Similar to the outlier function, we will group by this anomaly function as well, then classify anomalies per group.
Just adding one last flag before we wrap up. A flag to show whether each record had an outlier flag, anomaly flag, both flags, or neither. Then inverse scaling back the metrics to their original scale.
Most of the time the preferred action with outliers and anomalies is to investigate them, not drop them. You'll learn a lot about the data generating process and might reveal some issues upstream. Now that we have everything flagged a good first step is to understand at a high level how many outliers and anomalies were flagged.

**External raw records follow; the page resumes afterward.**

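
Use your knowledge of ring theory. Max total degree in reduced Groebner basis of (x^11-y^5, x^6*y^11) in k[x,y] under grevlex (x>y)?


LT(f1)=x^11, LT(f2)=x^6y^11, lcm=x^11y^11
S(f1,f2) = y^11*f1 - x^5*f2 = -y^16
Reduced GB = {f1, f2, y^16}; degrees 11, 17, 16
Max = 17


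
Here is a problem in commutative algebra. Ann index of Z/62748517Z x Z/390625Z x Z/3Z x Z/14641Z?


Exponent = lcm of the cyclic orders; pairwise coprime => product.
13^7*5^8*3^1*11^4=62748517*390625*3*14641=1076602778199609375


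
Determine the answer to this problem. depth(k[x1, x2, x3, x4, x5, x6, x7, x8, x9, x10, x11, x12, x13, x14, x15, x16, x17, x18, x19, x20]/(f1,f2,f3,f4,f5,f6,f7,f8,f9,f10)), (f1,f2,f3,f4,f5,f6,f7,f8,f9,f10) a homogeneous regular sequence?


depth(R)=20
depth(R/I)=20-10=10


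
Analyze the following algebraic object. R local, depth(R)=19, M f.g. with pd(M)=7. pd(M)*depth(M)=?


pd+depth=19
depth=19-7=12
pd*depth=7*12=84


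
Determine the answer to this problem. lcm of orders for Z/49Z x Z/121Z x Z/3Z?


Exponent = lcm of the cyclic orders; pairwise coprime => product.
7^2*11^2*3^1=49*121*3=17787


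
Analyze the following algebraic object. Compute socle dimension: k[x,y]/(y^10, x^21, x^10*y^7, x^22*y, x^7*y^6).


Socle = ann(m) = span of standard monomials u with x*u, y*u in I (staircase corners).
Redundant generators: x^10*y^7, x^22*y
Minimal generators: x^21, x^7*y^6, y^10
Corners: x^6y^9, x^20y^5
Socle dim=2


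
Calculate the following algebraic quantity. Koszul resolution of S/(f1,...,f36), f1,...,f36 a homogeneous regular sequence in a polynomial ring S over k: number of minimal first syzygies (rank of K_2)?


Regular sequence => Koszul complex is the minimal free resolution.
Syz_1 minimally generated by Koszul relations f_i*e_j - f_j*e_i (i<j): mu(Syz_1) = beta_2 = C(m,2) = m(m-1)/2
m=36
36*35/2 = 630


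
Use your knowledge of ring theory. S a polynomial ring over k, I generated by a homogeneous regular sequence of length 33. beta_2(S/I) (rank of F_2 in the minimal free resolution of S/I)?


Regular sequence => Koszul complex is the minimal free resolution.
Syz_1 minimally generated by Koszul relations f_i*e_j - f_j*e_i (i<j): mu(Syz_1) = beta_2 = C(m,2) = m(m-1)/2
m=33
33*32/2 = 528


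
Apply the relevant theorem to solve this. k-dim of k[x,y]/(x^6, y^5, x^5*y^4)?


k[x,y]/I, I = (x^6, y^5, x^5*y^4)
Rect: 6x5=30. Corner: (6-5)x(5-4)=1.
dim = 30-1 = 29


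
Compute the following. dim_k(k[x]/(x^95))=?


Basis: 1,x,...,x^94
dim=95


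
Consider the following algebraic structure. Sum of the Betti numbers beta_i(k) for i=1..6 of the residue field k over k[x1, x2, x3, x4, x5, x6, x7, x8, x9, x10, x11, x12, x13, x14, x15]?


Koszul resolution: beta_i(k)=C(n,i), n=15
C(15,1)=15, C(15,2)=105, C(15,3)=455, C(15,4)=1365, C(15,5)=3003, C(15,6)=5005
Sum=9948


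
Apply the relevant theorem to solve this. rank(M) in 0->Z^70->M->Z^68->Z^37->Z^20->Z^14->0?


Alt sum=0:
(-1)^0*70 + (-1)^1*? + (-1)^2*68 + (-1)^3*37 + (-1)^4*20 + (-1)^5*14=0
rank(M)=107


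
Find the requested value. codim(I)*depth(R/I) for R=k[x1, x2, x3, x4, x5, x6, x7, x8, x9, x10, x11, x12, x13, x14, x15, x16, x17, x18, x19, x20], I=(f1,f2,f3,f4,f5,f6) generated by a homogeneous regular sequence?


codim=6, depth=dim(R/I)=20-6=14
Product=6*14=84


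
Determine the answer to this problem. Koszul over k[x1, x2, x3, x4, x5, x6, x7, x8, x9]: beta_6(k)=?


C(n,i)=C(9,6)=84


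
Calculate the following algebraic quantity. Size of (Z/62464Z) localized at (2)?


2-primary part: 62464=2^10*61
Size=2^10=1024


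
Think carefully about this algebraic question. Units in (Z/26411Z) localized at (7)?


Local ring = Z/2401Z.
phi(2401) = 7^3*(7-1) = 2058


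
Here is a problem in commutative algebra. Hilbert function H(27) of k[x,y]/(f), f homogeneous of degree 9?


H(t)=d for t>=d-1.
d=9, t=27
H(27)=9


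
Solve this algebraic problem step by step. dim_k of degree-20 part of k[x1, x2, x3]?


C(d+n-1,n-1)=C(22,2)=231


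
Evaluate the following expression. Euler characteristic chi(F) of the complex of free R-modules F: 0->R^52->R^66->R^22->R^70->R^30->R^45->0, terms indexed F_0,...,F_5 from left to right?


chi = sum (-1)^i * rank:
(-1)^0*52=52
(-1)^1*66=-66
(-1)^2*22=22
(-1)^3*70=-70
(-1)^4*30=30
(-1)^5*45=-45
chi=-77


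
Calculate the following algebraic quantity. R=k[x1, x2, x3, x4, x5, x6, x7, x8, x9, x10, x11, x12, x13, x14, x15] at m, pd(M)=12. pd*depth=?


pd+depth=15
depth=15-12=3
pd*depth=12*3=36


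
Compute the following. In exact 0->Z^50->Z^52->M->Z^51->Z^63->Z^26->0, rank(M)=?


Alt sum=0:
(-1)^0*50 + (-1)^1*52 + (-1)^2*? + (-1)^3*51 + (-1)^4*63 + (-1)^5*26=0
rank(M)=16


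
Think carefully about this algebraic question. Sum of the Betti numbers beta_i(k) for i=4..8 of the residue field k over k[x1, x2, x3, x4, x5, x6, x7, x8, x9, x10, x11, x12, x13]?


Koszul resolution: beta_i(k)=C(n,i), n=13
C(13,4)=715, C(13,5)=1287, C(13,6)=1716, C(13,7)=1716, C(13,8)=1287
Sum=6721


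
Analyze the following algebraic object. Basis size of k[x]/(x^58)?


Basis: 1,x,...,x^57
dim=58


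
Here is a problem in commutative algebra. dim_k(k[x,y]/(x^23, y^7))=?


Basis: x^i*y^j, i<23, j<7
23*7=161


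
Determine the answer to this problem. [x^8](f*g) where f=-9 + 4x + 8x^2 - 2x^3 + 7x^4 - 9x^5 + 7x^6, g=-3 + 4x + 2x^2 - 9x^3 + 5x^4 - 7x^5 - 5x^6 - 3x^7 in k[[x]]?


[x^8] = sum a_i*b_j, i+j=8
  4*-3=-12
  8*-5=-40
  -2*-7=14
  7*5=35
  -9*-9=81
  7*2=14
Sum=92


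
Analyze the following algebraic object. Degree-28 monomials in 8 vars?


C(d+n-1,n-1)=C(35,7)=6724520


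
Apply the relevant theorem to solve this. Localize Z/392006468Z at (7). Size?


7-primary part: 392006468=7^8*68
Size=7^8=5764801


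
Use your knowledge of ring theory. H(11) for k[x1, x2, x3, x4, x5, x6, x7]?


C(d+n-1,n-1)=C(17,6)=12376


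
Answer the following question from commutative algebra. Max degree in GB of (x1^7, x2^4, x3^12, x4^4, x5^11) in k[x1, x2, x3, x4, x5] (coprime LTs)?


Pure powers, coprime LTs => already GB.
Degrees: 7, 4, 12, 4, 11
Max=12


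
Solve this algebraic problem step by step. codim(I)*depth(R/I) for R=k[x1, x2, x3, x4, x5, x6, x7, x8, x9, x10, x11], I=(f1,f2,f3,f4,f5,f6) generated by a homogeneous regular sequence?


codim=6, depth=dim(R/I)=11-6=5
Product=6*5=30


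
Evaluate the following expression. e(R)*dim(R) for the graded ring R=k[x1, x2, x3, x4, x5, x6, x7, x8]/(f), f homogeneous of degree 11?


e(R)=deg(f)=11, dim(R)=8-1=7
e*dim=11*7=77


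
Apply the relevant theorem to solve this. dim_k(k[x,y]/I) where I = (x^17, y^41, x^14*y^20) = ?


k[x,y]/I, I = (x^17, y^41, x^14*y^20)
Rect: 17x41=697. Corner: (17-14)x(41-20)=63.
dim = 697-63 = 634


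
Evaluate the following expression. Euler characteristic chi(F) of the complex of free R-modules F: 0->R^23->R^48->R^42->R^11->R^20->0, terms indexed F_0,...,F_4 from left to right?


chi = sum (-1)^i * rank:
(-1)^0*23=23
(-1)^1*48=-48
(-1)^2*42=42
(-1)^3*11=-11
(-1)^4*20=20
chi=26


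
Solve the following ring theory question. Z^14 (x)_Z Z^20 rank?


rank(M(x)N) = rank(M)*rank(N)
14*20 = 280


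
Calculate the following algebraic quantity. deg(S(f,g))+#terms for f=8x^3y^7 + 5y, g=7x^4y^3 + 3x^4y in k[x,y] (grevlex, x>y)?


LT(f)=8x^3y^7, LT(g)=7x^4y^3
lcm(LM)=x^4y^7
S(f,g) (scaled by 56 to clear denominators) = 7x*f - 8y^4*g = -24x^4y^5 + 35xy
2 terms, deg 9.
9+2=11


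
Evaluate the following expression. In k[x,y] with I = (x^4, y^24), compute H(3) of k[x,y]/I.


k[x,y], I = (x^4, y^24), d = 3
Need i < 4 and d-i < 24.
Range: 0 <= i <= 3.
H(3) = 4


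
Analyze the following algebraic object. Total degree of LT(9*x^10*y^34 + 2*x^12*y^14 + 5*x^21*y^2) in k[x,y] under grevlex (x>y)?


LT: 9*x^10*y^34
deg_x=10, deg_y=34
Total=10+34=44


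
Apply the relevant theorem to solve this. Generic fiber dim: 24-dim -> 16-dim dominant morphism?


dim(fiber)=dim(X)-dim(Y)=24-16=8


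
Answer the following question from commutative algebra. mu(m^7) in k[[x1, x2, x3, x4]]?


C(n+d-1,d)=C(10,7)=120


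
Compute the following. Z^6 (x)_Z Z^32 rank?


rank(M(x)N) = rank(M)*rank(N)
6*32 = 192


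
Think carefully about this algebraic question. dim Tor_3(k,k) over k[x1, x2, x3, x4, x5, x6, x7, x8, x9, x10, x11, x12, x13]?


Koszul: C(n,i)=C(13,3)=286


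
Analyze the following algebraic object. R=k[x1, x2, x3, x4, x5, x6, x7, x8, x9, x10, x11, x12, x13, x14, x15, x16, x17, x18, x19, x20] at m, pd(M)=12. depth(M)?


pd+depth=depth(R)=20
depth=20-12=8


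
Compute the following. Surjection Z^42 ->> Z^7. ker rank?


rank(ker) = 42-7 = 35


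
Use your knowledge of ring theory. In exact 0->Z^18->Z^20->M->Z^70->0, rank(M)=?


Alt sum=0:
(-1)^0*18 + (-1)^1*20 + (-1)^2*? + (-1)^3*70=0
rank(M)=72


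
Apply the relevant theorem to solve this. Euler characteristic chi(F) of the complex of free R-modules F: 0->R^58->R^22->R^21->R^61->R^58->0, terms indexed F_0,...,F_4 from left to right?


chi = sum (-1)^i * rank:
(-1)^0*58=58
(-1)^1*22=-22
(-1)^2*21=21
(-1)^3*61=-61
(-1)^4*58=58
chi=54


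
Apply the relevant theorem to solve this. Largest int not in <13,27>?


gcd(13,27)=1 => F=ab-a-b=13*27-13-27=351-40=311


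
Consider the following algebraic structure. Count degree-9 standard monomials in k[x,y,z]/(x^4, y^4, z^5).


Need i<4, j<4, k<5 with i+j+k=9.
For each i, j ranges over max(0,9-i-4)..min(3,9-i):
  i=0: j in [5,3] -> 0
  i=1: j in [4,3] -> 0
  i=2: j in [3,3] -> 1
  i=3: j in [2,3] -> 2
H(9) = 0+0+1+2 = 3


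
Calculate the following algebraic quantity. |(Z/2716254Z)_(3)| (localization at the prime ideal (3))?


3-primary part: 2716254=3^10*46
Size=3^10=59049


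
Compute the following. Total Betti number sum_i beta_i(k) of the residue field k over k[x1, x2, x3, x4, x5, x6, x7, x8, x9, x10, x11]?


Koszul resolution: beta_i(k)=C(n,i), n=11
sum_i C(11,i) = 2^11 = 2048


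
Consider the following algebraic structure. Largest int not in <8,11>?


gcd(8,11)=1 => F=ab-a-b=8*11-8-11=88-19=69


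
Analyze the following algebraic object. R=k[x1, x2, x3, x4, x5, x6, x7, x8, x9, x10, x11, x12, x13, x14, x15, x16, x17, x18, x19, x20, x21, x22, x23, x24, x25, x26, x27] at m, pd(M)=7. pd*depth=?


pd+depth=27
depth=27-7=20
pd*depth=7*20=140


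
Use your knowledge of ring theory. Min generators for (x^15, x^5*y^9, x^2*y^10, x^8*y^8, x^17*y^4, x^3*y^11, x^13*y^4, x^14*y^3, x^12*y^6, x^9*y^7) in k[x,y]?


Remove redundant (divisible by others).
x^3*y^11 redundant.
x^17*y^4 redundant.
Min: x^15, x^14*y^3, x^13*y^4, x^12*y^6, x^9*y^7, x^8*y^8, x^5*y^9, x^2*y^10
Count=8


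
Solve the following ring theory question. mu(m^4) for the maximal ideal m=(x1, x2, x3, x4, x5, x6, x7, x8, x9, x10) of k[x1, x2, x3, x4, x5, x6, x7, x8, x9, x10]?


Graded Nakayama: mu(m^d) = dim_k (m^d/m^(d+1)) = #degree-4 monomials in 10 vars
C(n+d-1,d)=C(13,4)=715


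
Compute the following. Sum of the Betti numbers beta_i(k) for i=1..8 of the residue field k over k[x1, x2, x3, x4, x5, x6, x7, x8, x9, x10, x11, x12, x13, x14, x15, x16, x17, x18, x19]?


Koszul resolution: beta_i(k)=C(n,i), n=19
C(19,1)=19, C(19,2)=171, C(19,3)=969, C(19,4)=3876, C(19,5)=11628, C(19,6)=27132, C(19,7)=50388, C(19,8)=75582
Sum=169765


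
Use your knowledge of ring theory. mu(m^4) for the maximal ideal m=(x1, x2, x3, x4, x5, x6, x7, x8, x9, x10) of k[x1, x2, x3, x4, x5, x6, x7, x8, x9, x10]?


Graded Nakayama: mu(m^d) = dim_k (m^d/m^(d+1)) = #degree-4 monomials in 10 vars
C(n+d-1,d)=C(13,4)=715


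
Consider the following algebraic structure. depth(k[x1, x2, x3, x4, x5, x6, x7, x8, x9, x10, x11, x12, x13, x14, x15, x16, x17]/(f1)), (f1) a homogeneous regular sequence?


depth(R)=17
depth(R/I)=17-1=16


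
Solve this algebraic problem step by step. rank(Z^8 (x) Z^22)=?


rank(M(x)N) = rank(M)*rank(N)
8*22 = 176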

Taking this a step further we can utilize a Venn diagram with the venny4py library. A three circle diagram might be overkill here becasue a data point cannot be an Inlier and an Outlier at the same time. You can adjust this to be 2-4 circles simply by commenting out part of that dictionary or adding a line in if needed.
I'm curious which record was an anomaly but not flagged as an outlier. This is a sneaky one! And we get to reap the benefits of adding that outlier_or_anomaly_flag column earlier.
That was a sufficient visualization for a high level overview of our flags. Next we can try another approach toward visualization to help us take a more grandular look at the outlier flags for each feature individually, a box-and-swarm plot. This sounds fancy but it's just a swarm plot with a box-and-whisker plot in the background. We'll use colors here to help differentiate the inliers from the outliers. You can also add in another color for anomalies if you are ever interested in seeing those here as well. Since the data was grouped by wine type and then flagged, we'll visualize these one group at a time. Another thing that can be helpful is to sample the inliers since we don't need to see each one and we don't want to wait around while 10,000 data points get plotted. When there's too many it can often flood the chart and make it hard to read.
The inner loop here creates a few different plots for outliers or inliers and also the box and whisker. The rest is just formatting.
Here's a sample from the output. Play around with the size of the dots if you want, also maybe add in the anomalies.
I find these most helpful to adjust my model parameters (std_threshold, etc.). Now that we can see what's being classified and where it related to the median and the rest of the data, we can make a human in the loop style adjustment with a simple where() function.
That's it. Many think that outliers are supposed to be objective, but I find them to be a really personal thing. Have fun with this template, make it your own, and tune it to your taste.